I would create a table with and ID and one field, then store your results as multiple records. This offers many benefits. For example, you can then programatically enforce your 15 word limit instead of doing it in your design, so if you ever change your mind it should be rather easy. Your queries to search on the data will also be much faster to run, regular expressions take a lot of time to run (comparatively). Plus using a varchar for the field will allow you to compress your table much better. And indexing on the table should be much easier (more efficient) with this design.

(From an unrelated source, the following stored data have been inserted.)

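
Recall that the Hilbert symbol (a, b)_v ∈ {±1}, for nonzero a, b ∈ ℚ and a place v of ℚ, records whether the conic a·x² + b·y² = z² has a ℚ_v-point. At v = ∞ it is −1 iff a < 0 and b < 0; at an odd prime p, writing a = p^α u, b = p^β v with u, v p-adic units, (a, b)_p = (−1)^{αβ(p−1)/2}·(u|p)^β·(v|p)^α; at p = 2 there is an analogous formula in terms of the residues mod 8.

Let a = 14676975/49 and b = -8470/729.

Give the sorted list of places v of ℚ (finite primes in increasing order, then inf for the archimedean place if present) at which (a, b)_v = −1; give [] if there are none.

[7, 41]

(a, b) ≡ (65231, -70) mod (ℚ^×)²; places V = {2, 3, 5, 7, 11, 37, 41, 43, ∞}.
(a,b)_7: α=-2, u≡5; β=1, v≡1 (mod 7); (5|7)=-1, (1|7)=+1; sign (−1)^0·-1^1·+1^-2 = -1.
(a,b)_43: α=1, u≡20; β=0, v≡21 (mod 43); (20|43)=-1, (21|43)=+1; sign (−1)^0·-1^0·+1^1 = +1.
(a,b)_5: α=2, u≡1; β=1, v≡4 (mod 5); (1|5)=+1, (4|5)=+1; sign (−1)^0·+1^1·+1^2 = +1.
(a,b)_3: α=2, u≡2; β=-6, v≡2 (mod 3); (2|3)=-1, (2|3)=-1; sign (−1)^0·-1^-6·-1^2 = +1.
(a,b)_11: α=0, u≡1; β=2, v≡6 (mod 11); (1|11)=+1, (6|11)=-1; sign (−1)^0·+1^2·-1^0 = +1.
(a,b)_∞: sgn(65231)=+, sgn(-70)=−, so +1.
(a,b)_2: α=0, β=1; u≡7, v≡5 (mod 8); ε(u)ε(v)=1·0, αω(v)=0·1, βω(u)=1·0; sum ≡ 0  ⇒  +1.
(a,b)_41: α=1, u≡21; β=0, v≡30 (mod 41); (21|41)=+1, (30|41)=-1; sign (−1)^0·+1^0·-1^1 = -1.
(a,b)_37: α=1, u≡6; β=0, v≡30 (mod 37); (6|37)=-1, (30|37)=+1; sign (−1)^0·-1^0·+1^1 = +1.
|Ram(65231, -70)| = 2, even; anisotropic at {7, 41}.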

Do the extra work and store the 15 words as 15 rows in the table, i.e. normalize the data. It may require you to re-think your strategy a bit, but trust me when the client comes along and says "Can you change that 15 limit to 20...", you'll be glad you did.

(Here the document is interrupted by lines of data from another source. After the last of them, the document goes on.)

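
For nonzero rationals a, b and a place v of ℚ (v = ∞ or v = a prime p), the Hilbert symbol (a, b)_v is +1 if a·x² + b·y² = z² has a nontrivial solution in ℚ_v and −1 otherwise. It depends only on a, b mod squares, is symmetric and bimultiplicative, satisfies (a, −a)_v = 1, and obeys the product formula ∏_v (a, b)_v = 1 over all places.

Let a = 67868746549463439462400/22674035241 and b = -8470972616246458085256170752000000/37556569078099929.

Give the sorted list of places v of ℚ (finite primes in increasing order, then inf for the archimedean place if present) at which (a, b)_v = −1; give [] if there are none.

[23, 37]

(a, b) ≡ (7429, -2426053) mod (ℚ^×)²; places V = {2, 3, 5, 7, 11, 13, 17, 19, 23, 29, 37, ∞}.
(a,b)_7: α=4, u≡4; β=5, v≡3 (mod 7); (4|7)=+1, (3|7)=-1; sign (−1)^0·+1^5·-1^4 = +1.
(a,b)_2: α=12, β=14; u≡5, v≡3 (mod 8); ε(u)ε(v)=0·1, αω(v)=12·1, βω(u)=14·1; sum ≡ 0  ⇒  +1.
(a,b)_11: α=-2, u≡4; β=-4, v≡10 (mod 11); (4|11)=+1, (10|11)=-1; sign (−1)^0·+1^-4·-1^-2 = +1.
(a,b)_19: α=1, u≡17; β=1, v≡10 (mod 19); (17|19)=+1, (10|19)=-1; sign (−1)^1·+1^1·-1^1 = +1.
(a,b)_17: α=5, u≡12; β=7, v≡10 (mod 17); (12|17)=-1, (10|17)=-1; sign (−1)^0·-1^7·-1^5 = +1.
(a,b)_13: α=-4, u≡5; β=-6, v≡7 (mod 13); (5|13)=-1, (7|13)=-1; sign (−1)^0·-1^-6·-1^-4 = +1.
(a,b)_3: α=-8, u≡1; β=-12, v≡2 (mod 3); (1|3)=+1, (2|3)=-1; sign (−1)^0·+1^-12·-1^-8 = +1.
(a,b)_23: α=3, u≡16; β=4, v≡22 (mod 23); (16|23)=+1, (22|23)=-1; sign (−1)^0·+1^4·-1^3 = -1.
(a,b)_∞: sgn(7429)=+, sgn(-2426053)=−, so +1.
(a,b)_29: α=2, u≡16; β=3, v≡10 (mod 29); (16|29)=+1, (10|29)=-1; sign (−1)^0·+1^3·-1^2 = +1.
(a,b)_5: α=2, u≡1; β=6, v≡3 (mod 5); (1|5)=+1, (3|5)=-1; sign (−1)^0·+1^6·-1^2 = +1.
(a,b)_37: α=0, u≡22; β=1, v≡8 (mod 37); (22|37)=-1, (8|37)=-1; sign (−1)^0·-1^1·-1^0 = -1.
Ram(7429, -2426053) = {23, 37}; no ℚ_23-point on the conic.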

Depending on exactly what you want to accomplish:
Use a full-text index on your string table
Three tables: one for the original string, one for unique words (after word-rooting?), and a join table. This would also let you do more complicated searches, like "return all strings containing at least three of the following five words" or "return all strings where 'fox' occurs after 'dog'".
CREATE TABLE string (
id INT NOT NULL AUTO_INCREMENT PRIMARY KEY,
string TEXT NOT NULL
)
CREATE TABLE word (
id INT NOT NULL AUTO_INCREMENT PRIMARY KEY,
word VARCHAR(14) NOT NULL UNIQUE,
UNIQUE INDEX (word ASC)
)
CREATE TABLE word_string (
id INT NOT NULL AUTO_INCREMENT PRIMARY KEY,
string_id INT NOT NULL,
word_id INT NOT NULL,
word_order INT NOT NULL,
FOREIGN KEY (string_id) REFERENCES (string.id),
FOREIGN KEY (word_id) REFERENCES (word.id),
INDEX (word_id ASC)
)
// Sample data
INSERT INTO string (string) VALUES
('This is a test string'),
('The quick red fox jumped over the lazy brown dog')

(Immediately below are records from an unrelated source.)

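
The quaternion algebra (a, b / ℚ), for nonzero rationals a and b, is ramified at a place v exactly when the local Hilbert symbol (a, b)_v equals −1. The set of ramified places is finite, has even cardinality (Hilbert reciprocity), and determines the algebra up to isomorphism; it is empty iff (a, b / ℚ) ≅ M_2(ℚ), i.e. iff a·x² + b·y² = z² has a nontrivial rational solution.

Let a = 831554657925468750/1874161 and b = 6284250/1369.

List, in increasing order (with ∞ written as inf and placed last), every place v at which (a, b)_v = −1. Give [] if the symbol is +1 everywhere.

Mod squares: a ≡ 15470, b ≡ 570. Check v ∈ {∞, 2, 3, 5, 7, 13, 17, 19, 37}.
v=∞: 15470 > 0 and 570 > 0  ⇒  (a,b)_∞ = +1.
v=5: a=5^7·(≡1), b=5^3·(≡1) mod 5; (1|5)=+1, (1|5)=+1; (−1)^{7·3·2}·(+1)^3·(+1)^7 = +1.
v=2: v_2(a)=1, v_2(b)=1; units ≡ 7, 5 (mod 8); ε·ε+αω+βω = 1·0+1·1+1·0 ≡ 1  ⇒  (a,b)_2 = -1.
v=13: a=13^1·(≡5), b=13^0·(≡6) mod 13; (5|13)=-1, (6|13)=-1; (−1)^{1·0·6}·(-1)^0·(-1)^1 = -1.
v=7: a=7^7·(≡5), b=7^2·(≡6) mod 7; (5|7)=-1, (6|7)=-1; (−1)^{7·2·3}·(-1)^2·(-1)^7 = -1.
v=3: a=3^4·(≡2), b=3^3·(≡1) mod 3; (2|3)=-1, (1|3)=+1; (−1)^{4·3·1}·(-1)^3·(+1)^4 = -1.
v=37: a=37^-4·(≡4), b=37^-2·(≡22) mod 37; (4|37)=+1, (22|37)=-1; (−1)^{-4·-2·18}·(+1)^-2·(-1)^-4 = +1.
v=19: a=19^2·(≡7), b=19^1·(≡17) mod 19; (7|19)=+1, (17|19)=+1; (−1)^{2·1·9}·(+1)^1·(+1)^2 = +1.
v=17: a=17^1·(≡2), b=17^0·(≡9) mod 17; (2|17)=+1, (9|17)=+1; (−1)^{1·0·8}·(+1)^0·(+1)^1 = +1.
Ram(15470, 570) = {2, 3, 7, 13}; no ℚ_2-point on the conic.

[2, 3, 7, 13]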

INSERT INTO word (word) VALUES
('this'),
('test'),
('string'),
('quick'),
('red'),
('fox'),
('jump'),
('over'),
('lazy'),
('brown'),
('dog')
INSERT INTO word_string ( string_id, word_id, word_order ) VALUES
( 0, 0, 0 ),
( 0, 1, 3 ),
( 0, 2, 4 ),
( 1, 3, 1 ),
( 1, 4, 2 ),
( 1, 5, 3 ),
( 1, 6, 4 ),
( 1, 7, 5 ),
( 1, 8, 7 ),
( 1, 9, 8 ),
( 1, 10, 9 )
// Sample query - find all strings containing 'fox' and 'quick'
SELECT
UNIQUE string.id, string.string
FROM
string
INNER JOIN word_string ON string.id=word_string.string_id
INNER JOIN word AS fox ON fox.word='fox' AND word_string.word_id=fox.id
INNER JOIN word AS quick ON quick.word='quick' AND word_string.word_id=word.id
You are correct that A is no good. B is also no good, as it fails to adhere to First Normal Form (each field must be atomic). There's nothing in your example that suggests you would gain by avoiding 1NF.
You want a table for your list of words with each word in its own row.